Good Things Foundation’s national director Jess Wilson said: “As we kick off Get Online Week, it is very promising to see that fast broadband is having a positive social impact in communities. However, there is still more work to do to make sure more Australians understand how they can use it to enrich their lives.

“With two and a half million people not online in Australia, the Get Online Week initiative has never been more important to help people develop digital skills for work or leisure.”

For those wondering, the Connecting Australia report was commissioned by NBN Co in 2017 through independent research firm AlphaBeta, so the data is months old but still good enough to make up a new report on the bleeding obvious.

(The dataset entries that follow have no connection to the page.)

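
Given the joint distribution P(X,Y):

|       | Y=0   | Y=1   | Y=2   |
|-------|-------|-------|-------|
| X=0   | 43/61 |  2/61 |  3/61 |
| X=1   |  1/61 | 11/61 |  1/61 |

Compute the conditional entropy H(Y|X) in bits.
0.6237 bits

H(Y|X) = H(X,Y) - H(X)

H(X,Y) = -Σ_{x,y} P(x,y) log₂ P(x,y). Per-cell terms -P(x,y)·log₂P(x,y):
  X=0: 0.35561, 0.16166, 0.21373
  X=1: 0.09723, 0.44565, 0.09723
Sum of the 6 terms: H(X,Y) = 1.3711 bits

Marginal of X (row sums):
  P(X=0) = 43/61 + 2/61 + 3/61 = 48/61
  P(X=1) = 1/61 + 11/61 + 1/61 = 13/61
H(X) = -[(48/61)·log₂(48/61) + (13/61)·log₂(13/61)]
  = 0.27209 + 0.47531 = 0.7474 bits

H(Y|X) = H(X,Y) - H(X) = 1.3711 - 0.7474 = 0.6237 bits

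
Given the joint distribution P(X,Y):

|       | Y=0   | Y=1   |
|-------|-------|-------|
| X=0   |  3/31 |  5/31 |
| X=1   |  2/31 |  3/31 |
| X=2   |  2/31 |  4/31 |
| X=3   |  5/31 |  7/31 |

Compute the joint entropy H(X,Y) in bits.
2.8774 bits

H(X,Y) = -Σ_{x,y} P(x,y) log₂ P(x,y). Per-cell terms -P(x,y)·log₂P(x,y):
  X=0: 0.32605, 0.42456
  X=1: 0.25511, 0.32605
  X=2: 0.25511, 0.38119
  X=3: 0.42456, 0.48477
Sum of the 8 terms: H(X,Y) = 2.8774 bits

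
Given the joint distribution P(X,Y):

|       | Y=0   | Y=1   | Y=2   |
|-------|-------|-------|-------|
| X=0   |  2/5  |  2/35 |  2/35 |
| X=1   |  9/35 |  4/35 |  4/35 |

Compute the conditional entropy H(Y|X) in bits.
1.2204 bits

H(Y|X) = H(X,Y) - H(X)

H(X,Y) = -Σ_{x,y} P(x,y) log₂ P(x,y). Per-cell terms -P(x,y)·log₂P(x,y):
  X=0: 0.5288, 0.2360, 0.2360
  X=1: 0.5038, 0.3576, 0.3576
Sum of the 6 terms: H(X,Y) = 2.2198 bits

Marginal of X (row sums):
  P(X=0) = 2/5 + 2/35 + 2/35 = 18/35
  P(X=1) = 9/35 + 4/35 + 4/35 = 17/35
H(X) = -[(18/35)·log₂(18/35) + (17/35)·log₂(17/35)]
  = 0.4934 + 0.5060 = 0.9994 bits

H(Y|X) = H(X,Y) - H(X) = 2.2198 - 0.9994 = 1.2204 bits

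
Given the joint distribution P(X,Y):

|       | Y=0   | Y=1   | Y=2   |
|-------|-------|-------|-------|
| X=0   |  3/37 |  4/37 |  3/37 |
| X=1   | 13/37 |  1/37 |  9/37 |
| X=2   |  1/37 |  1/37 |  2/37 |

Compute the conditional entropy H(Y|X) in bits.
1.3275 bits

H(Y|X) = H(X,Y) - H(X)

H(X,Y) = -Σ_{x,y} P(x,y) log₂ P(x,y). Per-cell terms -P(x,y)·log₂P(x,y):
  X=0: 0.293878, 0.346968, 0.293878
  X=1: 0.530194, 0.140796, 0.496101
  X=2: 0.140796, 0.140796, 0.227538
Sum of the 9 terms: H(X,Y) = 2.610945 bits

Marginal of X (row sums):
  P(X=0) = 3/37 + 4/37 + 3/37 = 10/37
  P(X=1) = 13/37 + 1/37 + 9/37 = 23/37
  P(X=2) = 1/37 + 1/37 + 2/37 = 4/37
H(X) = -[(10/37)·log₂(10/37) + (23/37)·log₂(23/37) + (4/37)·log₂(4/37)]
  = 0.510142 + 0.426365 + 0.346968 = 1.283475 bits

H(Y|X) = H(X,Y) - H(X) = 2.610945 - 1.283475 = 1.3275 bits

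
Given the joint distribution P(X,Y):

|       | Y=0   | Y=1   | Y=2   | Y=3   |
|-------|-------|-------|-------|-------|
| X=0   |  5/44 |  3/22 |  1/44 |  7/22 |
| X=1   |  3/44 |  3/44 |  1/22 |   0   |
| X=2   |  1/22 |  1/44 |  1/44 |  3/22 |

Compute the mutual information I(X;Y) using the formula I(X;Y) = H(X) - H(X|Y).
0.2125 bits

I(X;Y) = H(X) - H(X|Y)

Marginal of X (row sums):
  P(X=0) = 5/44 + 3/22 + 1/44 + 7/22 = 13/22
  P(X=1) = 3/44 + 3/44 + 1/22 + 0 = 2/11
  P(X=2) = 1/22 + 1/44 + 1/44 + 3/22 = 5/22
H(X) = -[(13/22)·log₂(13/22) + (2/11)·log₂(2/11) + (5/22)·log₂(5/22)]
  = 0.4485 + 0.4472 + 0.4858 = 1.3815 bits

Marginal of Y (column sums):
  P(Y=0) = 5/44 + 3/44 + 1/22 = 5/22
  P(Y=1) = 3/22 + 3/44 + 1/44 = 5/22
  P(Y=2) = 1/44 + 1/22 + 1/44 = 1/11
  P(Y=3) = 7/22 + 0 + 3/22 = 5/11
H(X|Y) = Σ_y P(y)·H(X|Y=y):
  Y=0: P(Y=0) = 5/22, P(X|Y=0) = (1/2, 3/10, 1/5) → H(X|Y=0) = 1.4855
  Y=1: P(Y=1) = 5/22, P(X|Y=1) = (3/5, 3/10, 1/10) → H(X|Y=1) = 1.2955
  Y=2: P(Y=2) = 1/11, P(X|Y=2) = (1/4, 1/2, 1/4) → H(X|Y=2) = 1.5000
  Y=3: P(Y=3) = 5/11, P(X|Y=3) = (7/10, 0, 3/10) → H(X|Y=3) = 0.8813
H(X|Y) = (5/22)·1.4855 + (5/22)·1.2955 + (1/11)·1.5000 + (5/11)·0.8813 = 1.1690 bits

I(X;Y) = H(X) - H(X|Y) = 1.3815 - 1.1690 = 0.2125 bits

Cross-check via I(X;Y) = H(X) + H(Y) - H(X,Y): computing H(Y) from the column sums and H(X,Y) from the 12 cells in the same way gives H(Y) = 1.8031 bits and H(X,Y) = 2.9721 bits, so
I(X;Y) = 1.3815 + 1.8031 - 2.9721 = 0.2125 bits ✓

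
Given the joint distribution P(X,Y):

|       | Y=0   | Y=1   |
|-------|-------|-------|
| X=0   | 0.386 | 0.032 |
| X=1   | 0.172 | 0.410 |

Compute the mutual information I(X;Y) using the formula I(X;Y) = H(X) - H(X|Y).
0.3176 bits

I(X;Y) = H(X) - H(X|Y)

Marginal of X (row sums):
  P(X=0) = 0.386 + 0.032 = 0.418
  P(X=1) = 0.172 + 0.410 = 0.582
H(X) = -[0.418·log₂(0.418) + 0.582·log₂(0.582)]
  = 0.5260 + 0.4545 = 0.9805 bits

Marginal of Y (column sums):
  P(Y=0) = 0.386 + 0.172 = 0.558
  P(Y=1) = 0.032 + 0.410 = 0.442
H(X|Y) = Σ_y P(y)·H(X|Y=y):
  Y=0: P(Y=0) = 0.558, P(X|Y=0) = (193/279, 86/279) → H(X|Y=0) = 0.8911
  Y=1: P(Y=1) = 0.442, P(X|Y=1) = (16/221, 205/221) → H(X|Y=1) = 0.3748
H(X|Y) = 0.558·0.8911 + 0.442·0.3748 = 0.6629 bits

I(X;Y) = H(X) - H(X|Y) = 0.9805 - 0.6629 = 0.3176 bits

Cross-check via I(X;Y) = H(X) + H(Y) - H(X,Y): computing H(Y) from the column sums and H(X,Y) from the 4 cells in the same way gives H(Y) = 0.9903 bits and H(X,Y) = 1.6532 bits, so
I(X;Y) = 0.9805 + 0.9903 - 1.6532 = 0.3176 bits ✓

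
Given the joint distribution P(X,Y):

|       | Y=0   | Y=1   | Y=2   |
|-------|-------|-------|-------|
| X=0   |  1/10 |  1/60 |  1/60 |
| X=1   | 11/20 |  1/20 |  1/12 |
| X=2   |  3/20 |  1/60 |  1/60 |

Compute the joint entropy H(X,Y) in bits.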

We're told the report "combines national census data with an Ipsos survey of 3500 individuals across 1700 postcodes in metropolitan, regional and remote areas, including those connected to the NBN Co access network and those not connected".

NBN Co then ends with one of those standard disclaimers that explains why a friend you know has a great NBN connection, while yours is rubbish, and gives NBN Co a way to explain and disclaim any responsibility for why the NBN is such a mess.

That statement is: "Your experience, including the speeds actually achieved over the NBN Co access network, depends on the access network technology and configuration over which services are delivered to your premises, whether you are using the Internet during the busy period, and some factors outside our control (like your equipment quality, software, broadband plans, signal reception and how your service provider designs its network). Speeds may be impacted by network congestion on nbn’s Fixed Wireless network, including during busy periods. Satellite users may experience latency."

It's a very long way of saying "your mileage may vary", so good luck, may you win Node lotto, and may you one day get FttK'd up by the NBN by being upgraded to a fibre-to-the-kerb connection.